8. Probiotic-Rich Foods:

Probiotics can promote a healthy balance of gut bacteria, potentially reducing inflammation. Include probiotic-rich foods like yogurt with live cultures, kefir, and fermented foods such as sauerkraut and kimchi in your diet. However, introduce these foods gradually to monitor their impact on your digestive system.

9. Nutrient-Dense Soups:

Soups made from easily digestible ingredients can provide essential nutrients without straining the digestive system. Opt for broths, pureed vegetable soups, or bone broth. Avoid adding heavy cream or excessive spices that may trigger discomfort.

10. Omega-3 Fatty Acids:

Omega-3 fatty acids have anti-inflammatory properties and may benefit individuals with Crohn’s disease. Include sources of omega-3s, such as fatty fish (salmon, mackerel, sardines), flaxseeds, and walnuts, in your diet. Consider consulting with a healthcare professional about omega-3 supplements.

Foods to Avoid with Crohn’s Disease

1. High-Fiber Foods:

High-fiber foods can exacerbate symptoms for those with Crohn’s disease. Limit the intake of whole grains, bran, nuts, seeds, and raw fruits and vegetables. While these foods are generally healthy, they can be challenging to digest during flare-ups.

2. Dairy Products (If Lactose Intolerant):

Individuals with Crohn’s disease may experience lactose intolerance due to inflammation in the intestines. If lactose intolerance is a concern, avoid or limit dairy products that contain lactose. Opt for lactose-free alternatives or take lactase supplements to aid digestion.

3. Spicy and High-Fat Foods:

Spicy foods and high-fat foods can irritate the digestive tract, leading to discomfort and potential flare-ups. Limit the intake of spicy dishes, fried foods, and high-fat meats. Instead, choose lean protein sources and use herbs and mild spices for flavor.

4. Caffeine and Carbonated Drinks:

Caffeine and carbonated beverages can stimulate the digestive system and contribute to gastrointestinal discomfort. Limit the consumption of coffee, tea, and carbonated drinks, as these can potentially worsen symptoms. Opt for herbal teas or water as hydrating alternatives.

5. High-Sugar Foods:

High-sugar foods and beverages can disrupt the balance of gut bacteria and contribute to inflammation. Reduce the intake of sugary snacks, sodas, and desserts. Instead, choose natural sweeteners in moderation, such as honey or maple syrup.

6. Tough Meats:

Tough cuts of meat, especially those with gristle or connective tissue, can be difficult to digest. Opt for tender cuts of meat and choose cooking methods such as roasting, grilling, or slow cooking to make the meat more tender.

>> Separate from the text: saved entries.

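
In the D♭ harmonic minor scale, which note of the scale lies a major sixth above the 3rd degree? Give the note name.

Db

The scale is D♭ E♭ F♭ G♭ A♭ B𝄫 C.
The 3rd degree is F♭; a major sixth above that is D♭ — scale degree 1.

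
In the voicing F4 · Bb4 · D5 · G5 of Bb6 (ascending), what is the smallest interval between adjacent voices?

major 3rd

Adjacent intervals: F4→Bb4 = perfect fourth; Bb4→D5 = major third; D5→G5 = perfect fourth.
The smallest is Bb4 to D5, a major third (4 semitones).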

7. Raw Vegetables and Fruits with Skin:

Raw vegetables and fruits with skins can be harsh on the digestive system. Avoid salads with raw vegetables and choose well-cooked or peeled alternatives. Removing seeds and skins from fruits can also minimize the risk of irritation.

8. Alcohol:

Alcohol can irritate the digestive tract and contribute to inflammation. Limit or avoid alcohol consumption, especially during flare-ups. If you choose to drink, do so in moderation and pay attention to how your body reacts.

9. Certain Legumes:

While legumes are a good source of protein and fiber, some individuals with Crohn’s disease may find them difficult to digest. Limit or avoid beans, lentils, and chickpeas, especially if they contribute to gas and bloating.

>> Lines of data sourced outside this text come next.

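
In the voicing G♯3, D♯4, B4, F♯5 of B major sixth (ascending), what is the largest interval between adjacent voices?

minor sixth

Adjacent intervals: G♯3→D♯4 = perfect fifth; D♯4→B4 = minor sixth; B4→F♯5 = perfect fifth.
The largest is D♯4 to B4, a minor sixth (8 semitones).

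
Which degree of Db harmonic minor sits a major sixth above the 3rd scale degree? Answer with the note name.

The scale is Db Eb Fb Gb Ab Bbb C.
The 3rd scale degree is Fb; a major sixth above that is Db — scale degree 1.

Db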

10. Processed Foods and Additives:

Processed foods often contain additives, preservatives, and artificial sweeteners that can exacerbate symptoms. Limit the consumption of processed and packaged foods, opting for whole, unprocessed foods whenever possible.

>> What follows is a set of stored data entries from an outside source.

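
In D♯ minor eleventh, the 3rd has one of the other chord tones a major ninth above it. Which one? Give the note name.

The chord tones of D♯m11 are D♯–F♯–A♯–C♯–E♯–G♯.
The 3rd is F♯. A major ninth above F♯ is G♯.
G♯ is the chord's 11th.

G#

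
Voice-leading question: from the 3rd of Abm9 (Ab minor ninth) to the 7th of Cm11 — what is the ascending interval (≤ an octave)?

M7

Abm9 (Ab minor ninth) has Cb as its 3rd, and Cm11 has Bb as its 7th.
Counting 7 letters and 11 half steps from Cb gives a major seventh.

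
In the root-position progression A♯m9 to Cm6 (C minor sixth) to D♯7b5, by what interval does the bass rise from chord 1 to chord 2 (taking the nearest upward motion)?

The roots are A♯ and C.
A♯ up to C is 2 semitones, a whole step narrower than a major third, so the interval is diminished.

diminished 3rd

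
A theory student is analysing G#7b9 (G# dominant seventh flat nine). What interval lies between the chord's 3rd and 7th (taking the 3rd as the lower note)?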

See Also: 10 Foods to Avoid & 10 Foods to Eat After Colon Surgery


Living with Crohn’s disease requires a thoughtful and individualized approach to dietary choices. While there is no one-size-fits-all diet for individuals with this condition, understanding which foods to include and which to avoid can play a significant role in managing symptoms and promoting overall well-being. It is crucial to work closely with healthcare professionals, including a registered dietitian, to create a personalized nutrition plan that addresses the specific needs and challenges of living with Crohn’s disease. By making informed and mindful choices, individuals can navigate their dietary journey with greater confidence and work towards achieving a better quality of life.